The defendant was asked for and could not produce a license to carry or a firearm identification card for the handgun.

While the judge did not make a specific assessment of the credibility of the defendant’s testimony, his factual findings, which support his ultimate conclusion of exigency, diverged in key aspects from the defendant’s version of events. The defendant testified that he was a recovering alcoholic. On the day in question memories of a friend who had died caused him to slip. He had consumed a large number of beers and some shots of liquor both at home and at a nearby bar. On arriving home at around 2:30 a.m., he found himself without a house key. Grabbing a log on the porch, he threw it through the front window of the oak exterior door, and after cleaning the edges from the window, he climbed inside.
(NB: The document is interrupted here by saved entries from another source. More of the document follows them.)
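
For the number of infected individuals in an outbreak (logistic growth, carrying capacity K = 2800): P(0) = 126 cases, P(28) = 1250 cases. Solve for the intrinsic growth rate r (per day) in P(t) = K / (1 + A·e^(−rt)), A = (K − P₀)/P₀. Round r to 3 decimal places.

r ≈ 0.101 per day

A = (2800 − 126)/126 = 21.22222
1250 = 2800/(1 + 21.22222·e^(−r·28)) → e^(−28r) = (2.24 − 1)/21.22222 = 0.058429
r = −ln(0.058429)/28 = 2.83994/28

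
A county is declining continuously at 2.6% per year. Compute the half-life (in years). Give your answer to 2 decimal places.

half-life = ln(2) / |r| = 0.69315 / 0.026

half-life ≈ 26.66 years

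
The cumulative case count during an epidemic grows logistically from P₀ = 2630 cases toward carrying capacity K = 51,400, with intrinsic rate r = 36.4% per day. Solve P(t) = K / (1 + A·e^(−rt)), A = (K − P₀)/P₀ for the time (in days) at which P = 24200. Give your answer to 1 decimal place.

t ≈ 7.7 days

A = (51400 − 2630)/2630 = 18.54373
24200 = 51400/(1 + 18.54373·e^(−0.364t)) → 1 + 18.54373·e^(−0.364t) = 2.12397
e^(−0.364t) = 0.060612 → t = ln(16.49846)/0.364 = 2.80327/0.364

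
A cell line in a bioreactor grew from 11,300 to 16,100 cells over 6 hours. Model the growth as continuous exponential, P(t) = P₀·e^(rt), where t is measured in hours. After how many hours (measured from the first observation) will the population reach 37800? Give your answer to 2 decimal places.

r = ln(16100/11300) / 6 ≈ 0.059003 per hour
t = ln(37800/11300) / r = 1.20751 / 0.059003 ≈ 20.465

t ≈ 20.47 hours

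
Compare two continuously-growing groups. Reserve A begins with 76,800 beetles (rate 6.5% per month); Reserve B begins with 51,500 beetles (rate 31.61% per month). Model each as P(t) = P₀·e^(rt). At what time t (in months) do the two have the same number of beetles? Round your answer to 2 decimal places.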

He began to prepare soup and a sandwich, but fell asleep. He awoke to his dogs barking, the fire alarm sounding, and the smell of smoke. Determining the stove to be the source of the smoke, the defendant grabbed a seat cushion to snuff out the fire, but the cushion ignited, a fact confirmed by O’Neil’s later observation of a seat cushion in the oven. At that point, he heard the doorbell and noticed two officers standing outside the door. He engaged in conversation with the officers regarding who was in the house and how the door came to be broken, but they ordered him to open the door anyway. He couldn’t locate the key at first, but did eventually, and the officers entered with his permission. At some point, the defendant tired of the officers and ordered them to leave numerous times, to no avail. Eventually, they arrested him.

Indeed, at that point the officers were not even aware that the fire department had been called.